Kendrick Lamar vs. Drake: Der Beef zwischen den Rap-Giganten im Überblick
Was bisher geschah…
Angefangen haben die Reibereien im letzten Herbst. Auf seinem Song „First Person Shooter“ feuert Drake gemeinsam mit J. Cole gegen Kendrick Lamar – und das, obwohl dieser gerne gemeinsam mit den beiden als Teil der „Big Three“ auf das Hip-Hop-Siegertreppchen gestellt oder gleich zum King of Rap gekrönt wird.
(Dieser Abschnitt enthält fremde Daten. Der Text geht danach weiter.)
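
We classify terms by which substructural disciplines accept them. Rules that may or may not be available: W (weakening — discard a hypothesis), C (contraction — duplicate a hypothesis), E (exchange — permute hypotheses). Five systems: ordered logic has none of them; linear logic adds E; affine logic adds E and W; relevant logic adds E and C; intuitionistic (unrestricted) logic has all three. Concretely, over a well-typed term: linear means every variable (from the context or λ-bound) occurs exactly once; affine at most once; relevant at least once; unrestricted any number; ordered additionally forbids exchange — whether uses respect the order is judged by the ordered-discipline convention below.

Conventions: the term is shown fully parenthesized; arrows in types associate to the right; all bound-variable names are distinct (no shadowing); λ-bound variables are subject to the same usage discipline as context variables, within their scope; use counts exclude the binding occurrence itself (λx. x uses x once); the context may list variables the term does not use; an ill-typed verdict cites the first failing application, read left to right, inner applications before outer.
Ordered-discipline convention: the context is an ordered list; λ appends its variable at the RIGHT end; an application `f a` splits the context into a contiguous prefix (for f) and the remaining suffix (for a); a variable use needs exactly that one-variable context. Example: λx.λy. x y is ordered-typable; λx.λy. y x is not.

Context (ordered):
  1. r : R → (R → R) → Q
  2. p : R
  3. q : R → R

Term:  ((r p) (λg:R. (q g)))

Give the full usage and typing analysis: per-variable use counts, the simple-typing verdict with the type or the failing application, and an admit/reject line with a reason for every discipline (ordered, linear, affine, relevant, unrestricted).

variable uses: r: 1; p: 1; q: 1; g (λ-bound): 1
uses in reading order: r, p, q, g
typing: well-typed at Q
ordered: ✓, one use each (r, p, q, g); ordered split holds
linear: ✓, single use per variable (r, p, q, g)
affine: ✓, none of r, p, q, g used more than once
relevant: ✓, none of r, p, q, g goes unused
unrestricted: ✓, type-checks (Q) and nothing is barred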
Kendrick reagiert vorerst nicht auf die Sticheleien, nutzt dann aber seinen Gastpart auf dem Album von Future und Metro Boomin, um wieder Öl ins Feuer zu gießen.
Aus drei werden zwei
Seither sind alle Augen auf den Schlagabtausch zwischen den drei Rappern gerichtet, der inzwischen eher zum Duell geworden ist, nachdem J. Cole erst einen eigenen Kendrick-Diss veröffentlicht und dann wieder zurückgezogen hat. Dafür legte Drake Mitte April gleich zwei Disstracks vor: „Push Ups“ und „Taylor Made“, wobei er sich für letzteren sogar zwei Featureparts von Snoop Dogg und 2Pac sicherte. Der Haken an der Sache: Die Stimmen der beiden ikonischen Rapper waren nur durch eine Künstliche Intelligenz nachgestellt – ein Umstand, der Drake prompt eine Klage der Nachkommen von 2Pac einbrachte.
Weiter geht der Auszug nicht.